En général, ces oiseaux, qui ornent également les têtes des flûtes de clan, sont l’une des formes sous laquelle les ancêtres peuvent se manifester. En installant ces images à l’intérieur des habitations familiales, ces groupes intégraient les êtres surhumains ainsi représentés dans leurs vies quotidiennes.
Les crochets supportaient les sacs contenant des réserves de nourriture mais aussi tout autre objet qu’il fallait protéger des attaques d’insectes et de rats, et peut-être davantage de l’influence d’esprits malfaisants.

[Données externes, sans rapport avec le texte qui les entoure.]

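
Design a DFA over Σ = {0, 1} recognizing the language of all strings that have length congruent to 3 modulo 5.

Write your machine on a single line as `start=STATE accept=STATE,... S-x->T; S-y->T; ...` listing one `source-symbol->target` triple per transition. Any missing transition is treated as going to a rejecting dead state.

Only the length mod 5 matters, so use a 5-cycle: from any state, every input symbol moves to the next state, wrapping s4 back to s0. Mark s3 accepting.
With 5 states:
        0   1  
>  s0   s1  s1 
   s1   s2  s2 
   s2   s3  s3 
 * s3   s4  s4 
   s4   s0  s0 
(> = start, * = accepting)

start=s0; accept=s3; s0-0->s1; s0-1->s1; s1-0->s2; s1-1->s2; s2-0->s3; s2-1->s3; s3-0->s4; s3-1->s4; s4-0->s0; s4-1->s0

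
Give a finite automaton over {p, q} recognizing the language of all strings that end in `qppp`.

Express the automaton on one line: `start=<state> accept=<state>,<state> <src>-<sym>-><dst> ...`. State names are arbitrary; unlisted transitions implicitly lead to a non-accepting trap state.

Let each state record the length of the longest suffix of the input read so far that is also a prefix of `qppp`. s1 means the last symbol is `q`; s2 means the last 2 symbols are `qp`; s3 means the last 3 symbols are `qpp`; s4 means the last 4 symbols are `qppp`. Accept only at s4, where the string currently ends in `qppp`.
A 5-state machine:
        p   q  
>  s0   s0  s1 
   s1   s2  s1 
   s2   s3  s1 
   s3   s4  s1 
 * s4   s0  s1 
(> = start, * = accepting)

start=s0 accept=s4 s0-p->s0 s0-q->s1 s1-p->s2 s1-q->s1 s2-p->s3 s2-q->s1 s3-p->s4 s3-q->s1 s4-p->s0 s4-q->s1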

Autrefois, chaque section d’une maison d’habitation rassemblait toutes les femmes mariées à un homme autour de leurs foyers individuels avec leurs enfants et leurs biens. L’espace laissé libre entre les foyers était occupé par d’énormes sacs tressés cylindriques qui servaient de moustiquaires collectives. Vu d’en dessous, ce crochet révèle une seconde image, celle de la bouche d’un poisson, sans doute un kami (en langue iatmul), silure ou poisson-chat, figure importante des discours initiatiques.
Bibliographie : Coiffier, 2004 ; Obrist et Denner (éd.), s. d., catégorie 8 ; Schefold, 1966, pp. 30, 47, 233-234 ; Schmitz, 1971, pl. 73 ; Schuster et al. (éd.), 1970, no 30, pp. 72-73.